Case 3: Analogous to Case 2.
Case 4:
In this case, both $B$ and $C$ have all duplicate rows/columns or rows/columns with all zeroes. We can re-arrange the rows and columns in such a way that $M$ looks like this:
\[\left[ \begin{array}{rrrr} A_1 & A_2 & 0 & 0\\ A_3 & A_4 & 1 & 0\\ 0 & 1 & D_1 & D_2\\ 0 & 0 & D_3 & D_4\\ \end{array} \right]\]where
\[A := \left[ \begin{array}{rr} A_1 & A_2\\ A_3 & A_4\\ \end{array} \right]\]and
\[D := \left[ \begin{array}{rr} D_1 & D_2\\ D_3 & D_4\\ \end{array} \right]\]We define a bipartite graph $G_A$ with one partition being the set of rows of $A$ and the other partition the set of columns of $A$. There’s an edge between two vertices $R$ and $C$ if the entry \((r,c)\) is non-zero in $A$.
Let $R$ be the set of vertices of the row partition that intercepts $A_4$ and $K$ those of the column partition that intercepts $A_4$. If there’s no path between $R$ and $K$, then we can reduce to Cases 2 and 3, so without loss of generality, consider the shortest path $\prod_A$ between $R$ and $K$. Let $\delta$ be the sum of entries of $A$ corresponding to $\prod_A$.
Since $R$ and $K$ are in different partitions, $\prod_A$ has odd length \(\delta\). Let
\[\xi_A = \left\{ \begin{array}{rr} 1 & \mbox{if } \delta \equiv 1\, (\mbox{mod } 4)\\ -1 & \mbox{if } \delta \equiv 3\, (\mbox{mod } 4)\\ \end{array} \right.\]and \(\xi_D\) defined analogously. Consider the matrices:
\[(4) \quad \left[ \begin{array}{rrr} A_1 & A_2 & 0\\ A_3 & A_4 & 1\\ 0 & 1 & \xi_D \end{array} \right] \quad (5) \quad \left[ \begin{array}{rrr} \xi_A & 1 & 0\\ 1 & D_1 & D_2\\ 0 & D_3 & D_4 \end{array} \right]\]and
\[(6) \quad \left[ \begin{array}{rrr} A_1 & A_2 & 0\\ A_3 & A_4 & 1\\ 0 & 1 & 0 \end{array} \right] \quad (7) \quad \left[ \begin{array}{rrr} 0 & 1 & 0\\ 1 & D_1 & D_2\\ 0 & D_3 & D_4 \end{array} \right]\]The algorithm says that $M$ is TU if and only if $(4)-(7)$ are TU.

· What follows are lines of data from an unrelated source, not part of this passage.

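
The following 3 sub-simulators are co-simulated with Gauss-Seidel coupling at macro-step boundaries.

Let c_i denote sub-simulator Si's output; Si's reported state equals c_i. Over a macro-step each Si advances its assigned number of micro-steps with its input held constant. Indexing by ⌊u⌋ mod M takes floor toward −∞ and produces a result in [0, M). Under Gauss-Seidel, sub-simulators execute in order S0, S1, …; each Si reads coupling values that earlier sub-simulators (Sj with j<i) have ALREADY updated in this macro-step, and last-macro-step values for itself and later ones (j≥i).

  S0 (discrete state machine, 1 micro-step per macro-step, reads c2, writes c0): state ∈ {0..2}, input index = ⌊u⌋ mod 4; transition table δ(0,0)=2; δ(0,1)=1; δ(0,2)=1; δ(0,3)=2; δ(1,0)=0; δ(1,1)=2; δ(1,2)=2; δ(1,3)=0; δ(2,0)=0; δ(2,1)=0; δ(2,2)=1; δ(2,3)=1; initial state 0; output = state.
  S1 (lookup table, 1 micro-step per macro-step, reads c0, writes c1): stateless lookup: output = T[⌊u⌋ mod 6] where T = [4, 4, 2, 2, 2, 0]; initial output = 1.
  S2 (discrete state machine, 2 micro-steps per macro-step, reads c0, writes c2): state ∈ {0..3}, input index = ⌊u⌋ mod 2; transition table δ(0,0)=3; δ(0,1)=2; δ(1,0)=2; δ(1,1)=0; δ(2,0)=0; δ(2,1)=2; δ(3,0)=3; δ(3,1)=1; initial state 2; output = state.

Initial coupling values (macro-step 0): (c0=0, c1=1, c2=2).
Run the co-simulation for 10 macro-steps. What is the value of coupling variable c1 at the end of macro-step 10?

c1 at macro-step 10 = 4

macro 1: S0 reads c2=2 → after 1×micro: 1; S1 reads c0=1 → after 1×micro: 4; S2 reads c0=1 → after 2×micro: 2 ⇒ (c0=1, c1=4, c2=2)
macro 2: S0 reads c2=2 → after 1×micro: 2; S1 reads c0=2 → after 1×micro: 2; S2 reads c0=2 → after 2×micro: 3 ⇒ (c0=2, c1=2, c2=3)
macro 3: S0 reads c2=3 → after 1×micro: 1; S1 reads c0=1 → after 1×micro: 4; S2 reads c0=1 → after 2×micro: 0 ⇒ (c0=1, c1=4, c2=0)
macro 4: S0 reads c2=0 → after 1×micro: 0; S1 reads c0=0 → after 1×micro: 4; S2 reads c0=0 → after 2×micro: 3 ⇒ (c0=0, c1=4, c2=3)
macro 5: S0 reads c2=3 → after 1×micro: 2; S1 reads c0=2 → after 1×micro: 2; S2 reads c0=2 → after 2×micro: 3 ⇒ (c0=2, c1=2, c2=3)
macro 6: S0 reads c2=3 → after 1×micro: 1; S1 reads c0=1 → after 1×micro: 4; S2 reads c0=1 → after 2×micro: 0 ⇒ (c0=1, c1=4, c2=0)
macro 7: S0 reads c2=0 → after 1×micro: 0; S1 reads c0=0 → after 1×micro: 4; S2 reads c0=0 → after 2×micro: 3 ⇒ (c0=0, c1=4, c2=3)
macro 8: S0 reads c2=3 → after 1×micro: 2; S1 reads c0=2 → after 1×micro: 2; S2 reads c0=2 → after 2×micro: 3 ⇒ (c0=2, c1=2, c2=3)
macro 9: S0 reads c2=3 → after 1×micro: 1; S1 reads c0=1 → after 1×micro: 4; S2 reads c0=1 → after 2×micro: 0 ⇒ (c0=1, c1=4, c2=0)
macro 10: S0 reads c2=0 → after 1×micro: 0; S1 reads c0=0 → after 1×micro: 4; S2 reads c0=0 → after 2×micro: 3 ⇒ (c0=0, c1=4, c2=3)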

Case 5: Can be reduced to Case 4 by pivoting (Property iv).
Case 6: Analogous to Case 5.
Complexity and Implementation
In [2], Truemper presents a $O(n + m)^3$ algorithm for the total unimodularity testing and in [3] he Walter and Truemper provide an implementation in C++ of a simplified $O(n + m)^5$ version.
Conclusion
The matroid intersection algorithm is used in one of the steps of the algorithm. I’ve heard about this algorithm before, but never studied it, so this will the next subject I’m researching about in the series of posts on Combinatorial Optimization.